Candidate theories of quantum gravity predict the presence of a minimal measurable length at high energies. Such feature is in contrast with the Heisenberg Uncertainty Principle, which does not present any minimal length. Therefore, phenomenological approaches to quantum gravity introduced models spelled as modifications of quantum mechanics including a minimal length. Such models are often described by modifying the commutation relation between position and momentum. The effects of such modification are expected to be relevant at large energies/small lengths. One first consequence is that position eigenstates are not included in such models due to the presence of a minimal uncertainty in position. Furthermore, depending on the particular modification of the position-momentum commutator, when such models are considered from momentum space, the position operator is changed and a measure factor appears to let the position operator be self-adjoint.
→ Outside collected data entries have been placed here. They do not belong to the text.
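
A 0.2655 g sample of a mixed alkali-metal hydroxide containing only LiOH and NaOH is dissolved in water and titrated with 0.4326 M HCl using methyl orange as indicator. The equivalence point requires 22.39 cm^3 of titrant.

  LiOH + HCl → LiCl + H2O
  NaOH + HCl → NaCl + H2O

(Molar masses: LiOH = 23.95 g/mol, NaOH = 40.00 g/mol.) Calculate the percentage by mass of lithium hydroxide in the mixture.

68.53 %

n(HCl) = 0.02239 × 0.4326 = 9.686 × 10^-3 mol
Let x = n(LiOH), y = n(NaOH).
Titrant: 1x + 1y = 9.686 × 10^-3;  mass: 23.95x + 40.00y = 0.2655
Solving, x = 7.597 × 10^-3 mol, y = 2.089 × 10^-3 mol
mass of LiOH = 7.597 × 10^-3 × 23.95 = 0.1820 g
% LiOH = 0.1820 / 0.2655 × 100 = 68.53 %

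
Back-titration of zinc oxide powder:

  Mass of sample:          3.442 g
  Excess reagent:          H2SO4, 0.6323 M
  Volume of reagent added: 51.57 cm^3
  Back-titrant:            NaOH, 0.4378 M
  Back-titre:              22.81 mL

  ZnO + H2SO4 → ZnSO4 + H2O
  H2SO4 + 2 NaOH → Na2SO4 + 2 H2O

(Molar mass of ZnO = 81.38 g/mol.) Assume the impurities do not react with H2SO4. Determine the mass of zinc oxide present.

n(H2SO4) added = 0.05157 × 0.6323 = 0.03261 mol
n(NaOH) used in back-titration = 0.02281 × 0.4378 = 9.986 × 10^-3 mol
From the 1:2 ratio, n(H2SO4) left over = 1/2 × 9.986 × 10^-3 = 4.993 × 10^-3 mol
n(H2SO4) consumed by analyte = 0.03261 − 4.993 × 10^-3 = 0.02761 mol
n(ZnO) = 0.02761 mol (1:1 ratio)
mass of ZnO = 0.02761 × 81.38 = 2.247 g

2.247 g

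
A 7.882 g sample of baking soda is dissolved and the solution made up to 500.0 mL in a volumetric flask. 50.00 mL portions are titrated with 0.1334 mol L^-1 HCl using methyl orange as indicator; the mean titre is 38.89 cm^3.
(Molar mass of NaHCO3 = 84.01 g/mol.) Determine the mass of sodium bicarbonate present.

4.358 g

NaHCO3 + HCl → NaCl + H2O + CO2
n(HCl) per titration = 0.03889 × 0.1334 = 5.188 × 10^-3 mol
n(NaHCO3) in each aliquot = 5.188 × 10^-3 mol (1:1 ratio)
n(NaHCO3) in the whole flask = 5.188 × 10^-3 × 500.0/50.00 = 0.05188 mol
mass of NaHCO3 = 0.05188 × 84.01 = 4.358 g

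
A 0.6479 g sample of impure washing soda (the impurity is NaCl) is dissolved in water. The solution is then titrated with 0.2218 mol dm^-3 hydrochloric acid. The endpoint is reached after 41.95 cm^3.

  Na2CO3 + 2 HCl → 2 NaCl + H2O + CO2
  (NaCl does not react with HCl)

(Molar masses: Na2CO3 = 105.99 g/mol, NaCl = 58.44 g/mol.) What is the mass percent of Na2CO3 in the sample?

n(HCl) = 0.04195 × 0.2218 = 9.305 × 10^-3 mol
Let x = n(Na2CO3), y = n(NaCl).
Titrant: 2x = 9.305 × 10^-3;  mass: 105.99x + 58.44y = 0.6479
Solving, x = 4.652 × 10^-3 mol, y = 2.649 × 10^-3 mol
mass of Na2CO3 = 4.652 × 10^-3 × 105.99 = 0.4931 g
% Na2CO3 = 0.4931 / 0.6479 × 100 = 76.11 %

76.11 %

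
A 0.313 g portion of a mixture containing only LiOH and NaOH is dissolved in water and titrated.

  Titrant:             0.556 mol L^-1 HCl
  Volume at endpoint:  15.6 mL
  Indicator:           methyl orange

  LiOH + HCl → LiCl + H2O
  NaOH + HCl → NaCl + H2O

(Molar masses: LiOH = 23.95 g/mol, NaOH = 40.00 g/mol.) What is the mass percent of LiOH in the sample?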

Although such modifications in momentum space represent small complication, at least formally, the (quasi-)position representation acquires numerous issues, source of misunderstandings. In fact, such representation is formally similar to that in which states are described in terms of Gaussian states in standard quantum mechanics. Consequently, the position operator is no longer a multiplicative operator and the momentum of a free particle does not correspond directly to its wave-number, with a consequent modification of the de Broglie relation.

In this presentation, I will review such issues, clarifying some of the aspects of minimal length models, with particular reference to the representation of the position operator. Furthermore, I will show how such a (quasi-)position description of quantum mechanical models with a minimal length affects results concerning simple systems, resulting in effects not accounted for in the literature.